Today, about 30 percent of the adult population eats bread for breakfast, but very few people eat bread at lunch or dinner. In contrast with the laborious preparation needed for rice, timesaving bread is suitable for the breakfast needs of a developing urban society in which many people commute and so have less time for meals.

Although there has been a rapid increase in the consumption of previously rare foods, such as meat, eggs, dairy products, and fats, the consumption of traditional foods, like fish and vegetables, has also increased. People in Japan no longer maintain the attitude that meals are merely a source of energy for labor and that a staple food is the most efficient source of such energy. Now people enjoy the meal itself through the various tastes of side dishes, and a greater emphasis on side dishes than on staple foods has kept pace with increases in the national income.

A large variety of foreign foods and cuisines are now part of the household menu. But they have become popular only as it was determined that their flavors complement rice, soy sauce, green tea, and so on. Moreover, their tastes and preparation have often been adapted to moderate flavors, and their size or form has been arranged for use with chopsticks. In other words, such modifications should be viewed as part of an expansion of Japanese eating habits and cuisine, rather than a headlong adoption of foreign dietary patterns.

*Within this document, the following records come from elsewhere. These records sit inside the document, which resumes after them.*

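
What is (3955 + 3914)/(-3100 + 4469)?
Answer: 7869/1369 ≈ 5.7480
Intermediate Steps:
(3955 + 3914)/(-3100 + 4469) = 7869/1369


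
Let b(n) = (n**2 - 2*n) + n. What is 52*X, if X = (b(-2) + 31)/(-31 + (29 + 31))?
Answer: 1924/29 ≈ 66.345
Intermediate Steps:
b(n) = n**2 - n
X = 37/29 (X = (-2*(-1 - 2) + 31)/(-31 + (29 + 31)) = (-2*(-3) + 31)/(-31 + 60) = (6 + 31)/29 = 37*(1/29) = 37/29 ≈ 1.2759)
52*X = 52*(37/29) = 1924/29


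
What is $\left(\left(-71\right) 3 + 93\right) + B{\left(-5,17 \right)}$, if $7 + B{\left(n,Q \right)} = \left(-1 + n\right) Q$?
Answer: $-229$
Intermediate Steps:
$B{\left(n,Q \right)} = -7 + Q \left(-1 + n\right)$ ($B{\left(n,Q \right)} = -7 + \left(-1 + n\right) Q = -7 + Q \left(-1 + n\right)$)
$\left(\left(-71\right) 3 + 93\right) + B{\left(-5,17 \right)} = \left(\left(-71\right) 3 + 93\right) - 109 = \left(-213 + 93\right) - 109 = -120 - 109 = -229$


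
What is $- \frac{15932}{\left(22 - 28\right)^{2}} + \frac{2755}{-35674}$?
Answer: $- \frac{142114337}{321066} \approx -442.63$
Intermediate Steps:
$- \frac{15932}{\left(22 - 28\right)^{2}} + \frac{2755}{-35674} = - \frac{15932}{\left(-6\right)^{2}} + 2755 \left(- \frac{1}{35674}\right) = - \frac{15932}{36} - \frac{2755}{35674} = \left(-15932\right) \frac{1}{36} - \frac{2755}{35674} = - \frac{3983}{9} - \frac{2755}{35674} = - \frac{142114337}{321066}$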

The Japanese intake of the chief nutrients reached an almost ideal level by the end of the 1970s, except for a little too much salt and a lack of calcium. The general physique has improved accordingly and the average life span has become the longest in the world. This ideal situation, however, may not continue long, as the generation now being raised in this affluent society on a high-protein diet may later pay a stiff price in geriatric diseases as a result of overnutrition — a problem that is becoming acute in other developed nations.